Die empfohlene Nachsorge kann je nach individuellem Krankheitsverlauf und den durchgeführten Behandlungsmaßnahmen variieren.
- Regelmäßige ärztliche Kontrolle: Nach einer konservativen Therapie oder einer operativen Behandlung ist es wichtig, regelmäßige ärztliche Kontrollen zu haben, um den Heilungsverlauf zu überwachen und eventuelle Rückfälle frühzeitig zu erkennen.
- Physiotherapie: In vielen Fällen kann Physiotherapie ein wichtiger Bestandteil der Nachsorge sein. Durch gezielte Übungen und Maßnahmen kann die Beweglichkeit des Ellenbogengelenks und der Hand wiederhergestellt sowie die Muskulatur gestärkt werden.
- Ergonomische Anpassungen: Es kann hilfreich sein, ergonomische Anpassungen am Arbeitsplatz oder im Alltag vorzunehmen, um wiederkehrende Belastungen des Ellenbogengelenks zu vermeiden und die Heilung zu unterstützen.
- Vermeidung von Druck auf den Nerv: Um weitere Schädigungen des Nervs zu vermeiden, ist es wichtig, Druck auf den Nerv zu vermeiden. Dies kann durch die Verwendung von speziellen Polstern oder Schienen erfolgen, um den Nerv zu entlasten. Zur Schonung des Ellennerven sollte eine starke Beugung des Ellenbogens über einen längeren Zeitraum, z.B. beim Abstützen am Schreibtisch oder beim Einschlafen, sowohl nach der Operation als auch in der Zukunft vermieden werden.
- Frühzeitige Reaktion bei Symptomen: Es ist wichtig, auf mögliche Symptome wie Taubheitsgefühle, Schmerzen oder Kraftverlust in der Hand zu achten und bei deren Auftreten frühzeitig ärztliche Hilfe in Anspruch zu nehmen.
Um eine rasche Wundheilung und Genesung des Armes zu erreichen, sollte der Arm in den ersten Tagen geschont werden. Bereits ab dem ersten postoperativen Tag ist ein vorsichtiges Bewegen des Ellenbogens erforderlich. Am dritten Tag nach der Operation kann der Wickelverband abgelegt werden.
Schwere Arbeiten mit dem betroffenen Arm sollten für 2-4 Wochen unterlassen werden. Nach 2-3 Wochen ist der Arm zum alltäglichen Gebrauch wie auch für die meisten beruflichen Tätigkeiten wieder einsatzfähig.
Sie können ca. vier Wochen nach der Behandlung langsam wieder mit aktivem Sport beginnen.
Komplikationen
Nach der operativen Therapie des Sulcus-ulnaris-Syndroms klingen kleine Blutergüsse und Schwellungszustände in der Regel durch aktives Bewegen bzw. nach Lockern des Verbandes rasch ab. Bei stärkerer Schwellung sollten neben einer Lockerung des Verbandes zusätzlich mehrmals täglich Eispackungen angewendet werden. Die Wunde darf hierbei nicht feucht werden.
Die Entzündungshäufigkeit (Infektionsrate) bei Patienten, deren Sulcus-ulnaris-Syndrom mikrochirurgisch behandelt wurde, ist sehr niedrig. Bei Anzeichen einer Infektion, d.h. Schwellung, pochenden Schmerzen im Operationsbereich, Rötung oder gar Entleerung von Eiter aus der Wunde muss sofort ein Arzt aufgesucht werden, um eine gezielte Behandlung einzuleiten. Am günstigsten ist die umgehende Vorstellung in unserer Klinik.

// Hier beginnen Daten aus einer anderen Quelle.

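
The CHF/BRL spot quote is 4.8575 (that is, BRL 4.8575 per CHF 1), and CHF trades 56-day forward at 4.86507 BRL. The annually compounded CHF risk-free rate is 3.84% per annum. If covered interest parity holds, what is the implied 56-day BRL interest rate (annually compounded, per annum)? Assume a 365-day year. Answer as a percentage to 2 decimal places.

T = 56/365 years.
By CIP, F/S equals the BRL-to-CHF growth ratio: 4.86507/4.8575 = 1.0015584.
The CHF side grows by (1 + 0.0384)^(56/365) = 1.0057979.
So the BRL growth factor = 1.0073653.
r = 1.0073653^(365/56) − 1 = 0.048992 → 4.90%.

4.90%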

Theoretisch denkbar ist eine Verletzung des Nervus ulnaris bei der Operation. Außerordentlich selten ist das Auftreten einer sympathischen Reflexdystrophie, auch “Morbus Sudeck” oder “komplexes regionales Schmerzsyndrom” genannt.
Die Erholung (Regeneration) des Ellennerven ist wegen der langen Regenerationsstrecke vom Ellenbogen bis zu den Fingern außerordentlich langwierig. Die Rückbildung von Gefühlsstörungen und Kraftminderung (Paresen) kann bis zu einem Jahr dauern.
Prävention
Das Sulcus-Ulnaris-Syndrom kann durch ergonomische Anpassungen am Arbeitsplatz, regelmäßige Pausen bei wiederholten Bewegungen und die Vermeidung von übermäßigem Druck auf den Ellenbogen präventiv behandelt werden. Eine gute Körperhaltung und die Vermeidung von übermäßigem Beugen des Ellenbogens können ebenfalls dazu beitragen, das Risiko einer Nervenkompression zu verringern.